I want to ask couple of questions about the pricing and usages of the live models (aka speech to speech model):
’’’ I am using pipecat ‘‘‘’
1 - how we are getting billled for the models for the different modalities (audio to audio) / (audio to text)? Do we get billed for text and audio tokens togther or seperated depending on the modality?

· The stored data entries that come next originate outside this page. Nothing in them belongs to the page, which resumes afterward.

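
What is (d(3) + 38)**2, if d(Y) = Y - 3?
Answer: 1444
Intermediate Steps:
d(Y) = -3 + Y
(d(3) + 38)**2 = ((-3 + 3) + 38)**2 = (0 + 38)**2 = 38**2 = 1444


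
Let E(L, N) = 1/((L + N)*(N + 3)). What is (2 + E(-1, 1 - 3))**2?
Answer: 25/9 ≈ 2.7778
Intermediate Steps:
E(L, N) = 1/((3 + N)*(L + N)) (E(L, N) = 1/((L + N)*(3 + N)) = 1/((3 + N)*(L + N)))
(2 + E(-1, 1 - 3))**2 = (2 + 1/((1 - 3)**2 + 3*(-1) + 3*(1 - 3) - (1 - 3)))**2 = (2 + 1/((-2)**2 - 3 + 3*(-2) - 1*(-2)))**2 = (2 + 1/(4 - 3 - 6 + 2))**2 = (2 + 1/(-3))**2 = (2 - 1/3)**2 = (5/3)**2 = 25/9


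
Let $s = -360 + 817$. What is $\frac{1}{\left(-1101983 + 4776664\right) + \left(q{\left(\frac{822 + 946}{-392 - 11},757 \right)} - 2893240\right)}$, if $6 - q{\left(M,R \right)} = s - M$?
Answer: $\frac{31}{24210554} \approx 1.2804 \cdot 10^{-6}$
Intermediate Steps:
$s = 457$
$q{\left(M,R \right)} = -451 + M$ ($q{\left(M,R \right)} = 6 - \left(457 - M\right) = 6 + \left(-457 + M\right) = -451 + M$)
$\frac{1}{\left(-1101983 + 4776664\right) + \left(q{\left(\frac{822 + 946}{-392 - 11},757 \right)} - 2893240\right)} = \frac{1}{\left(-1101983 + 4776664\right) - \left(2893691 - \frac{822 + 946}{-392 - 11}\right)} = \frac{1}{3674681 - \left(2893691 + \frac{136}{31}\right)} = \frac{1}{3674681 + \left(\left(-451 + 1768 \left(- \frac{1}{403}\right)\right) - 2893240\right)} = \frac{1}{3674681 - \frac{89704557}{31}} = \frac{1}{\frac{24210554}{31}} = \frac{31}{24210554}$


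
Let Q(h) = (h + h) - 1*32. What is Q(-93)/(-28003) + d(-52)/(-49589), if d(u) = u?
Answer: 12266558/1388640767 ≈ 0.0088335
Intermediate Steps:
Q(h) = -32 + 2*h (Q(h) = 2*h - 32 = -32 + 2*h)
Q(-93)/(-28003) + d(-52)/(-49589) = (-32 + 2*(-93))/(-28003) - 52/(-49589) = (-32 - 186)*(-1/28003) - 52*(-1/49589) = -218*(-1/28003) + 52/49589 = 218/28003 + 52/49589 = 12266558/1388640767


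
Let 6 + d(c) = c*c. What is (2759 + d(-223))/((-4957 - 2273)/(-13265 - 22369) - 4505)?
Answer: -155845299/13376995 ≈ -11.650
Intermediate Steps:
d(c) = -6 + c² (d(c) = -6 + c*c = -6 + c²)
(2759 + d(-223))/((-4957 - 2273)/(-13265 - 22369) - 4505) = (2759 + (-6 + (-223)²))/((-4957 - 2273)/(-13265 - 22369) - 4505) = (2759 + (-6 + 49729))/(-7230/(-35634) - 4505) = (2759 + 49723)/(-7230*(-1/35634) - 4505) = 52482/(1205/5939 - 4505) = 52482/(-26753990/5939) = 52482*(-5939/26753990) = -155845299/13376995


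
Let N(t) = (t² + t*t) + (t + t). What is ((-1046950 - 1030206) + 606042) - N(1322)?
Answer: -4969126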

2 - The usages of the model I want to undrestand it better like this one for audio to text
prompt_token_count=3384 cached_content_token_count=None response_token_count=10 tool_use_prompt_token_count=None thoughts_token_count=None total_token_count=3394 prompt_tokens_details=[ModalityTokenCount(
modality=<MediaModality.TEXT: ‘TEXT’>,
token_count=3380
), ModalityTokenCount(
modality=<MediaModality.AUDIO: ‘AUDIO’>,
token_count=4
)] cache_tokens_details=None response_tokens_details=[ModalityTokenCount(
modality=<MediaModality.TEXT: ‘TEXT’>,
token_count=10
)] tool_use_prompt_tokens_details=None traffic_type=None
and for the audio to audio
prompt_token_count=3872 cached_content_token_count=None response_token_count=135 tool_use_prompt_token_count=None thoughts_token_count=None total_token_count=4007 prompt_tokens_details=[ModalityTokenCount(
modality=<MediaModality.TEXT: ‘TEXT’>,
token_count=3870
), ModalityTokenCount(
modality=<MediaModality.AUDIO: ‘AUDIO’>,
token_count=2
)] cache_tokens_details=None response_tokens_details=[ModalityTokenCount(
modality=<MediaModality.TEXT: ‘TEXT’>,
token_count=135
)] tool_use_prompt_tokens_details=None traffic_type=None
they are the same and did not see the differences. and the audio tokens are low i dont know if this normal or not.
Thanks ![]()